Title: Not A Perfect World
Author: Finn-Turner
Rating: M for death of a major character, a bit of self-loathing, and general angst.
Pairing: Draco/Harry
Summary: The ending sequel to "We Could Have Been Happy" and "Heaven Knows How Much I Wish." In a perfect world, things could have been different. Rated M. Unbeta'd. Harry's POV, sort of talking to Draco.
Disclaimer: Don't own. Don't sue. Don't ask. Don't tell. Ever.
Author's Notes: I'm really sorry to everyone who wanted a happy ending. But this is the way things are in my diseased little mind. What is with killing major characters and me lately? This one made me very sad.
In a perfect world, Draco, they would have found you in time.
They would have found you before his anger expelled and he had to run away, but he could not leave any evidence. They would have found you alive and scared, left alone to cry and shudder and scream nonsense. They would not have found you, cold as the stone prison around you, with a pink tongue and blue around the lips and eyes; they would not have found you dead and alone, with nothing but a blanket and the sounds of your old friends.
In a perfect world, Draco, I could have saved you.
I could have tried harder and I could have cared more, but what did I do instead? I sat and worried, stared and tried to change things. Thought about how things could have been different if I hadn't… if you hadn't… if we hadn't… I could have gotten up and looked for you – you were only fifteen yards from me, Draco. How stupid am I? How stupid can one person be? I was fifteen yards from you, Draco! I could have gotten to you, but no, I'm too daft and worthless to even fucking realize that.

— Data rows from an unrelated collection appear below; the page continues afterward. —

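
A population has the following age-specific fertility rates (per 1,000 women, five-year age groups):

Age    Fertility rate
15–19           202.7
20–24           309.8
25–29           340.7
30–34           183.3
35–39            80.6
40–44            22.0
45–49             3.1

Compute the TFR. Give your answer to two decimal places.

5.71

Sum of ASFRs = 202.7 + 309.8 + 340.7 + 183.3 + 80.6 + 22.0 + 3.1 = 1142.2
TFR = 5 × 1142.2 / 1000 = 5.711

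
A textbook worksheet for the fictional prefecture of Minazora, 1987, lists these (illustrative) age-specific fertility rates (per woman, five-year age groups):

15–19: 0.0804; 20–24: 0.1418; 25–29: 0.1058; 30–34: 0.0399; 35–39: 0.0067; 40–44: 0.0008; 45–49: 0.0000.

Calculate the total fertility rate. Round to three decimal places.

Sum of ASFRs = 0.0804 + 0.1418 + 0.1058 + 0.0399 + 0.0067 + 0.0008 + 0.0000 = 0.3754
TFR = 5 × 0.3754 = 1.877

1.877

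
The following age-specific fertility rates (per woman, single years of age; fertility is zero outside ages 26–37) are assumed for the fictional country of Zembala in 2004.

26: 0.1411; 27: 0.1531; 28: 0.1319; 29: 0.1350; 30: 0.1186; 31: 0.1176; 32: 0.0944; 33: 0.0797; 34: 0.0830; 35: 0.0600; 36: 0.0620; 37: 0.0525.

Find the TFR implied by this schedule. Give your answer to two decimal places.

1.23

Sum of ASFRs = 0.1411 + 0.1531 + 0.1319 + 0.1350 + 0.1186 + 0.1176 + 0.0944 + 0.0797 + 0.0830 + 0.0600 + 0.0620 + 0.0525 = 1.2289
TFR = 1.2289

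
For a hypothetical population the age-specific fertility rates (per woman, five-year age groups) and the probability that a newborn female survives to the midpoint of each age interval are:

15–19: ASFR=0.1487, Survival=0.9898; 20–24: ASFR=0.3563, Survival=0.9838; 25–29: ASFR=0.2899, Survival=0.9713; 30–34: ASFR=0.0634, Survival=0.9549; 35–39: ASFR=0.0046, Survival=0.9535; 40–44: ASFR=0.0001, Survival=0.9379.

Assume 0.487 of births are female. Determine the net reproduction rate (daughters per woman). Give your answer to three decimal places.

Proportion female at birth = 0.487.
Survival-weighted fertility by age (5·fₓ·Sₓ):
  15–19: 5 × 0.1487 × 0.9898 = 0.73592
  20–24: 5 × 0.3563 × 0.9838 = 1.75264
  25–29: 5 × 0.2899 × 0.9713 = 1.40790
  30–34: 5 × 0.0634 × 0.9549 = 0.30270
  35–39: 5 × 0.0046 × 0.9535 = 0.02193
  40–44: 5 × 0.0001 × 0.9379 = 0.00047
Sum = 4.22156
NRR = 0.487 × 4.22156 = 2.05590
With NRR above 1 the population is above replacement fertility.

2.056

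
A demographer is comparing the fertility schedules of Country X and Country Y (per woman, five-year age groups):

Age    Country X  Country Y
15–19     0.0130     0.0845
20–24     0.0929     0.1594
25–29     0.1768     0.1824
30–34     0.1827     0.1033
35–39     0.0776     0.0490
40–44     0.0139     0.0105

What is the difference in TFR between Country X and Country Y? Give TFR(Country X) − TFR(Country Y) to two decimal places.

-0.16

Country X:
  Sum of ASFRs = 0.0130 + 0.0929 + 0.1768 + 0.1827 + 0.0776 + 0.0139 = 0.5569
  TFR = 5 × 0.5569 = 2.7845
Country Y:
  Sum of ASFRs = 0.0845 + 0.1594 + 0.1824 + 0.1033 + 0.0490 + 0.0105 = 0.5891
  TFR = 5 × 0.5891 = 2.9455
Difference = 2.7845 − 2.9455 = -0.161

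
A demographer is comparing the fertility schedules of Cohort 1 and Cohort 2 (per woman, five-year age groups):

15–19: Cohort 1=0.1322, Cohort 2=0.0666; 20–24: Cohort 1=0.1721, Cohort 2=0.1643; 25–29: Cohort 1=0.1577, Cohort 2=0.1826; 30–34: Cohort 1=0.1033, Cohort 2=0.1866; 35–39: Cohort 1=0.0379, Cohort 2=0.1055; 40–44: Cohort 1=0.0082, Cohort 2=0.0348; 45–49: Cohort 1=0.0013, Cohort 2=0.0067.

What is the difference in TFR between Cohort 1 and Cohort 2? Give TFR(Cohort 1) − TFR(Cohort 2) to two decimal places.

-0.67

Cohort 1:
  Sum of ASFRs = 0.1322 + 0.1721 + 0.1577 + 0.1033 + 0.0379 + 0.0082 + 0.0013 = 0.6127
  TFR = 5 × 0.6127 = 3.0635
Cohort 2:
  Sum of ASFRs = 0.0666 + 0.1643 + 0.1826 + 0.1866 + 0.1055 + 0.0348 + 0.0067 = 0.7471
  TFR = 5 × 0.7471 = 3.7355
Difference = 3.0635 − 3.7355 = -0.672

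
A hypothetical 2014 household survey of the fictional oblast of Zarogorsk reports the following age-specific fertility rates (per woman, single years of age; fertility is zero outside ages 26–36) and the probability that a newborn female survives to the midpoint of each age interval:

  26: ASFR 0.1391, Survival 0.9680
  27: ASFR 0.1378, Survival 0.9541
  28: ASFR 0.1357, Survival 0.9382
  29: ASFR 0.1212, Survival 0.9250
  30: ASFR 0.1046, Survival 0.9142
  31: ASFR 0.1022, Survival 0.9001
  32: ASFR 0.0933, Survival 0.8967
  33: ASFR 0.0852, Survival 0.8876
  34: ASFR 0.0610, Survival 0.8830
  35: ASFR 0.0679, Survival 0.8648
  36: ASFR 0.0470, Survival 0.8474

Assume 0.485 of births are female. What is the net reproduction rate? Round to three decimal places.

Proportion female at birth = 0.485.
Per-age-group product (1 × ASFR × survival probability):
  26: 1 × 0.1391 × 0.9680 = 0.13465
  27: 1 × 0.1378 × 0.9541 = 0.13147
  28: 1 × 0.1357 × 0.9382 = 0.12731
  29: 1 × 0.1212 × 0.9250 = 0.11211
  30: 1 × 0.1046 × 0.9142 = 0.09563
  31: 1 × 0.1022 × 0.9001 = 0.09199
  32: 1 × 0.0933 × 0.8967 = 0.08366
  33: 1 × 0.0852 × 0.8876 = 0.07562
  34: 1 × 0.0610 × 0.8830 = 0.05386
  35: 1 × 0.0679 × 0.8648 = 0.05872
  36: 1 × 0.0470 × 0.8474 = 0.03983
Sum = 1.00485
NRR = 0.485 × 1.00485 = 0.48735

0.487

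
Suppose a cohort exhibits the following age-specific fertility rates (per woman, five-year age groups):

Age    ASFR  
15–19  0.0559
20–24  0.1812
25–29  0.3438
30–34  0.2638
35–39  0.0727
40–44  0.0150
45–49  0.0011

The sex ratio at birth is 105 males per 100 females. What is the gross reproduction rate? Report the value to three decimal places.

2.277

Proportion female at birth = 100 / (100 + 105) = 0.48780.
Sum of ASFRs = 0.0559 + 0.1812 + 0.3438 + 0.2638 + 0.0727 + 0.0150 + 0.0011 = 0.9335
TFR = 5 × 0.9335 = 4.6675
GRR = 0.48780 × 4.6675 = 2.27681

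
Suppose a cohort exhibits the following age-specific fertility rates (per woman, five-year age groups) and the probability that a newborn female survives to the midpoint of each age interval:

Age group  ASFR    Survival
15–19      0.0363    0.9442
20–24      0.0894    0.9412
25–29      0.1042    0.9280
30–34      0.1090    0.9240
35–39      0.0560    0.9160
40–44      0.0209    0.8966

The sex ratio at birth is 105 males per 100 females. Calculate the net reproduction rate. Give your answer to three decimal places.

Proportion female at birth = 100 / (100 + 105) = 0.48780.
Each age group contributes 5 × ASFR × survival:
  15–19: 5 × 0.0363 × 0.9442 = 0.17137
  20–24: 5 × 0.0894 × 0.9412 = 0.42072
  25–29: 5 × 0.1042 × 0.9280 = 0.48349
  30–34: 5 × 0.1090 × 0.9240 = 0.50358
  35–39: 5 × 0.0560 × 0.9160 = 0.25648
  40–44: 5 × 0.0209 × 0.8966 = 0.09369
Sum = 1.92933
NRR = 0.48780 × 1.92933 = 0.94113

0.941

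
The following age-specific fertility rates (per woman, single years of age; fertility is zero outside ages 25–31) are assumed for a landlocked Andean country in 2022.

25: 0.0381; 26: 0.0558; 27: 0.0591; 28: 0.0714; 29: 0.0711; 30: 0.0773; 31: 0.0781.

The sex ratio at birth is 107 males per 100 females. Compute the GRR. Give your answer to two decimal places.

0.22

Proportion female at birth = 100 / (100 + 107) = 0.48309.
Sum of ASFRs = 0.0381 + 0.0558 + 0.0591 + 0.0714 + 0.0711 + 0.0773 + 0.0781 = 0.4509
TFR = 0.4509
GRR = 0.48309 × 0.4509 = 0.21783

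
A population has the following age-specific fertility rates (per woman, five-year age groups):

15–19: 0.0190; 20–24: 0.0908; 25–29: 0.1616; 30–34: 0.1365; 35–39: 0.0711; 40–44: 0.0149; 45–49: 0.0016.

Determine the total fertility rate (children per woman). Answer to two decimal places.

Sum of ASFRs = 0.0190 + 0.0908 + 0.1616 + 0.1365 + 0.0711 + 0.0149 + 0.0016 = 0.4955
TFR = 5 × 0.4955 = 2.4775

2.48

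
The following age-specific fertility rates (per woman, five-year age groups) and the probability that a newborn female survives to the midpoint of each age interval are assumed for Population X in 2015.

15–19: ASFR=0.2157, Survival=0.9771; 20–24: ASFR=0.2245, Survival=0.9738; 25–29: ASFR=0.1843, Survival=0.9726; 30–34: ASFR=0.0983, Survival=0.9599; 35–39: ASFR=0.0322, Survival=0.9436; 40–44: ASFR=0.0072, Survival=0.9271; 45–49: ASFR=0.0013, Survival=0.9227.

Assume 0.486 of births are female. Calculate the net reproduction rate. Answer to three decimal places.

Proportion female at birth = 0.486.
Each age group contributes 5 × ASFR × survival:
  15–19: 5 × 0.2157 × 0.9771 = 1.05380
  20–24: 5 × 0.2245 × 0.9738 = 1.09309
  25–29: 5 × 0.1843 × 0.9726 = 0.89625
  30–34: 5 × 0.0983 × 0.9599 = 0.47179
  35–39: 5 × 0.0322 × 0.9436 = 0.15192
  40–44: 5 × 0.0072 × 0.9271 = 0.03338
  45–49: 5 × 0.0013 × 0.9227 = 0.00600
Sum = 3.70623
NRR = 0.486 × 3.70623 = 1.80123
An NRR exceeding 1 indicates intrinsic growth under these rates.

1.801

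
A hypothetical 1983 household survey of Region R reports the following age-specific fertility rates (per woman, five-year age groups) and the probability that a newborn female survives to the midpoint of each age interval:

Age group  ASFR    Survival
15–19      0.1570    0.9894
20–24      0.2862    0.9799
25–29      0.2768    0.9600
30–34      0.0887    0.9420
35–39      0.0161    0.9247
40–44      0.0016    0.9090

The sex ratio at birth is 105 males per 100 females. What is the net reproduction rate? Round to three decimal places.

1.955

Proportion female at birth = 100 / (100 + 105) = 0.48780.
Survival-weighted fertility by age (5·fₓ·Sₓ):
  15–19: 5 × 0.1570 × 0.9894 = 0.77668
  20–24: 5 × 0.2862 × 0.9799 = 1.40224
  25–29: 5 × 0.2768 × 0.9600 = 1.32864
  30–34: 5 × 0.0887 × 0.9420 = 0.41778
  35–39: 5 × 0.0161 × 0.9247 = 0.07444
  40–44: 5 × 0.0016 × 0.9090 = 0.00727
Sum = 4.00705
NRR = 0.48780 × 4.00705 = 1.95464
An NRR exceeding 1 indicates intrinsic growth under these rates.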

I'm sorry.
In a perfect world, Draco, I would not have had to go to your funeral.
I would have not had to touch your coffin. I would not have had to stand still and try not to cry, try not to let my shoulders shake with each tear that fell down my face. I would not have had to stifle in my emotion because people, who were my friends but hated you with all their being, surrounded me.
In a perfect world, Draco, I could still look at you everyday.

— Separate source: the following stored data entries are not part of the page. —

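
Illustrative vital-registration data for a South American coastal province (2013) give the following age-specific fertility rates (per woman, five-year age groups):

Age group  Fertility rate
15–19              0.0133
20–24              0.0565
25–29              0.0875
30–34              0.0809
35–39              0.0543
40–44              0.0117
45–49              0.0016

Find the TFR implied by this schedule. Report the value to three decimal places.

1.529

Sum of ASFRs = 0.0133 + 0.0565 + 0.0875 + 0.0809 + 0.0543 + 0.0117 + 0.0016 = 0.3058
TFR = 5 × 0.3058 = 1.529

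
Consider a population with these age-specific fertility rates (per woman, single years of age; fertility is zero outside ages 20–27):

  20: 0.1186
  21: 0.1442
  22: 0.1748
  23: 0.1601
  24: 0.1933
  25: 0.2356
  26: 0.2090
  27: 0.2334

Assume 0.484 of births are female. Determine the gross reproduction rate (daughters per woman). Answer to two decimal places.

Proportion female at birth = 0.484.
Sum of ASFRs = 0.1186 + 0.1442 + 0.1748 + 0.1601 + 0.1933 + 0.2356 + 0.2090 + 0.2334 = 1.4690
TFR = 1.469
GRR = 0.484 × 1.469 = 0.71100

0.71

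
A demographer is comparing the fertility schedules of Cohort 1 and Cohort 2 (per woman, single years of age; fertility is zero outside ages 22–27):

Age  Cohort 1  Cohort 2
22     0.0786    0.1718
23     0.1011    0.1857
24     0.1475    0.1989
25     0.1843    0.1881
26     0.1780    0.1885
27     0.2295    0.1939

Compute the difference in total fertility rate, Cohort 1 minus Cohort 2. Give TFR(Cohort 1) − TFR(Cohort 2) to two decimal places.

-0.21

Cohort 1:
  Sum of ASFRs = 0.0786 + 0.1011 + 0.1475 + 0.1843 + 0.1780 + 0.2295 = 0.9190
  TFR = 0.919
Cohort 2:
  Sum of ASFRs = 0.1718 + 0.1857 + 0.1989 + 0.1881 + 0.1885 + 0.1939 = 1.1269
  TFR = 1.1269
Difference = 0.919 − 1.1269 = -0.2079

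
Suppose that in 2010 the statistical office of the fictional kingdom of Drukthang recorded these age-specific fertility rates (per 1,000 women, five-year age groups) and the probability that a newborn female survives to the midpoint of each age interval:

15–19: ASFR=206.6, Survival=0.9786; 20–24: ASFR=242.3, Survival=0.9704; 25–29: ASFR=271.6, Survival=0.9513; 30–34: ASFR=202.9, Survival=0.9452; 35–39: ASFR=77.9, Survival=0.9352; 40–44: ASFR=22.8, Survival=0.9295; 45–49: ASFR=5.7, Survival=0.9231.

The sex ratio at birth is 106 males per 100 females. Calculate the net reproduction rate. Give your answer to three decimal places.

Proportion female at birth = 100 / (100 + 106) = 0.48544.
Each age group contributes 5 × ASFR × survival:
  15–19: 5 × 206.6/1000 × 0.9786 = 1.01089
  20–24: 5 × 242.3/1000 × 0.9704 = 1.17564
  25–29: 5 × 271.6/1000 × 0.9513 = 1.29187
  30–34: 5 × 202.9/1000 × 0.9452 = 0.95891
  35–39: 5 × 77.9/1000 × 0.9352 = 0.36426
  40–44: 5 × 22.8/1000 × 0.9295 = 0.10596
  45–49: 5 × 5.7/1000 × 0.9231 = 0.02631
Sum = 4.93384
NRR = 0.48544 × 4.93384 = 2.39508

2.395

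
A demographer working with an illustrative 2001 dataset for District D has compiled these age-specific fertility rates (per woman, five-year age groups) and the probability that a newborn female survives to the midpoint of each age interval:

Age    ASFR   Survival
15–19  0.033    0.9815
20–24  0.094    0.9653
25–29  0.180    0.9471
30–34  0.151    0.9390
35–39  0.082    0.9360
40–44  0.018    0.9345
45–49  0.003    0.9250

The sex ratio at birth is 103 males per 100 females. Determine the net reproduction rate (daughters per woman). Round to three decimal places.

1.310

Proportion female at birth = 100 / (100 + 103) = 0.49261.
Per-age-group product (5 × ASFR × survival probability):
  15–19: 5 × 0.033 × 0.9815 = 0.16195
  20–24: 5 × 0.094 × 0.9653 = 0.45369
  25–29: 5 × 0.180 × 0.9471 = 0.85239
  30–34: 5 × 0.151 × 0.9390 = 0.70895
  35–39: 5 × 0.082 × 0.9360 = 0.38376
  40–44: 5 × 0.018 × 0.9345 = 0.08411
  45–49: 5 × 0.003 × 0.9250 = 0.01388
Sum = 2.65873
NRR = 0.49261 × 2.65873 = 1.30972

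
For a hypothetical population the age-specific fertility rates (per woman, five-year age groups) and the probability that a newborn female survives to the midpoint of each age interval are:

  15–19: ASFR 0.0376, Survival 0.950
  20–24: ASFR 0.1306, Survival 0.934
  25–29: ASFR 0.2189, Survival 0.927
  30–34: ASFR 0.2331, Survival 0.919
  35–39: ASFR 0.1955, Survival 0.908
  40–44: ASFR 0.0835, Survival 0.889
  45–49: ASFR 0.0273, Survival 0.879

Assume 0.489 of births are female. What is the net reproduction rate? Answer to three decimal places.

2.080

Proportion female at birth = 0.489.
Survival-weighted fertility by age (5·fₓ·Sₓ):
  15–19: 5 × 0.0376 × 0.950 = 0.17860
  20–24: 5 × 0.1306 × 0.934 = 0.60990
  25–29: 5 × 0.2189 × 0.927 = 1.01460
  30–34: 5 × 0.2331 × 0.919 = 1.07109
  35–39: 5 × 0.1955 × 0.908 = 0.88757
  40–44: 5 × 0.0835 × 0.889 = 0.37116
  45–49: 5 × 0.0273 × 0.879 = 0.11998
Sum = 4.25290
NRR = 0.489 × 4.25290 = 2.07967
With NRR above 1 the population is above replacement fertility.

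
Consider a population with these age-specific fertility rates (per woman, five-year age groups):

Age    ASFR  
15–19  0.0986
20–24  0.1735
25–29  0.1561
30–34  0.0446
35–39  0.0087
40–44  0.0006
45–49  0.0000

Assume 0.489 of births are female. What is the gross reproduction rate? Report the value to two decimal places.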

I could see your smirk and your gray eyes that are slanted a little bit, and your skin that's white as snow. I could see all the things that I love about you and also, all the things that I hate.
Sometimes I wake up, forgetting that you are gone, and thinking that you will be in potions class with me that afternoon. But then, I arrive and you are gone and I remember that you met your destiny in the dungeon just to the right of me, where you had sat for hours and carved my name into the stone.

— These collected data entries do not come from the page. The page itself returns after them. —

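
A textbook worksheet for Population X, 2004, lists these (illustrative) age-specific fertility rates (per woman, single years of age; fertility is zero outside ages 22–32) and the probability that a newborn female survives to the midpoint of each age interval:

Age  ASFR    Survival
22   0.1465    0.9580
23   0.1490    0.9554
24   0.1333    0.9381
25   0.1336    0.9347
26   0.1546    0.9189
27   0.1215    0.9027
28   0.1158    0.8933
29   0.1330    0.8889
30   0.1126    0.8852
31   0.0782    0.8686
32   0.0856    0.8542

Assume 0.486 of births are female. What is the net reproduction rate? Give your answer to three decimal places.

0.606

Proportion female at birth = 0.486.
Each age group contributes 1 × ASFR × survival:
  22: 1 × 0.1465 × 0.9580 = 0.14035
  23: 1 × 0.1490 × 0.9554 = 0.14235
  24: 1 × 0.1333 × 0.9381 = 0.12505
  25: 1 × 0.1336 × 0.9347 = 0.12488
  26: 1 × 0.1546 × 0.9189 = 0.14206
  27: 1 × 0.1215 × 0.9027 = 0.10968
  28: 1 × 0.1158 × 0.8933 = 0.10344
  29: 1 × 0.1330 × 0.8889 = 0.11822
  30: 1 × 0.1126 × 0.8852 = 0.09967
  31: 1 × 0.0782 × 0.8686 = 0.06792
  32: 1 × 0.0856 × 0.8542 = 0.07312
Sum = 1.24674
NRR = 0.486 × 1.24674 = 0.60592
NRR < 1, so the cohort does not fully replace itself.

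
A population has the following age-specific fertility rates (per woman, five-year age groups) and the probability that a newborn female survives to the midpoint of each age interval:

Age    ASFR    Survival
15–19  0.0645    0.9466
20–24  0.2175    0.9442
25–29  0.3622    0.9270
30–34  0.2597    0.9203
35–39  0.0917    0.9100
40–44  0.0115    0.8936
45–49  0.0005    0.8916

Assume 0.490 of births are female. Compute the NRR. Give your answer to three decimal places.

Proportion female at birth = 0.490.
Each age group contributes 5 × ASFR × survival:
  15–19: 5 × 0.0645 × 0.9466 = 0.30528
  20–24: 5 × 0.2175 × 0.9442 = 1.02682
  25–29: 5 × 0.3622 × 0.9270 = 1.67880
  30–34: 5 × 0.2597 × 0.9203 = 1.19501
  35–39: 5 × 0.0917 × 0.9100 = 0.41724
  40–44: 5 × 0.0115 × 0.8936 = 0.05138
  45–49: 5 × 0.0005 × 0.8916 = 0.00223
Sum = 4.67676
NRR = 0.490 × 4.67676 = 2.29161

2.292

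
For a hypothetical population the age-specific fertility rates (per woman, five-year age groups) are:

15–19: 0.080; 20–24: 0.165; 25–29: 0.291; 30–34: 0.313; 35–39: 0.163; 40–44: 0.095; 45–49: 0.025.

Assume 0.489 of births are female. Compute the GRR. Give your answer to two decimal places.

2.77

Proportion female at birth = 0.489.
Sum of ASFRs = 0.080 + 0.165 + 0.291 + 0.313 + 0.163 + 0.095 + 0.025 = 1.132
TFR = 5 × 1.132 = 5.66
GRR = 0.489 × 5.66 = 2.76774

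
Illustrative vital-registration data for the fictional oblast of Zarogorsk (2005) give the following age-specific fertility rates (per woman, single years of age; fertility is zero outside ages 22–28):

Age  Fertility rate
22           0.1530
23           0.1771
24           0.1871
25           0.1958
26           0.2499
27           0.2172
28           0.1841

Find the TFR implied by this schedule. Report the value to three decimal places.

Sum of ASFRs = 0.1530 + 0.1771 + 0.1871 + 0.1958 + 0.2499 + 0.2172 + 0.1841 = 1.3642
TFR = 1.3642

1.364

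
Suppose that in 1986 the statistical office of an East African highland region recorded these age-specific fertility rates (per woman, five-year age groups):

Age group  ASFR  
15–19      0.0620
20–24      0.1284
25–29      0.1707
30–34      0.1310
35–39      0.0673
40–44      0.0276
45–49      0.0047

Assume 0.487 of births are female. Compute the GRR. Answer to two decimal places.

Proportion female at birth = 0.487.
Sum of ASFRs = 0.0620 + 0.1284 + 0.1707 + 0.1310 + 0.0673 + 0.0276 + 0.0047 = 0.5917
TFR = 5 × 0.5917 = 2.9585
GRR = 0.487 × 2.9585 = 1.44079

1.44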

In a perfect world, Draco, none of this would have happened.
You would not have been taken, you would not have been tortured, you would not have been killed, and I would not feel so guilty. We would still be happy together, Draco, lying on the Quidditch pitch and laughing, talking, like we were that night. We would still be huddled up, warm, on your cloak and you would smell expensive.
In a perfect world, Draco…
But this is not a perfect world, Draco. And you are gone and I am alone again in my life. I feel truly alone now, like I did before this school. It is empty without you, Draco. I thought this school was a perfect world, Draco, but I suppose I was wrong.
The evil lurked within the walls. There is nothing perfect about it.
I'm wishing for a perfect world, Draco. And one day, maybe I will see you again. Please don't forget me.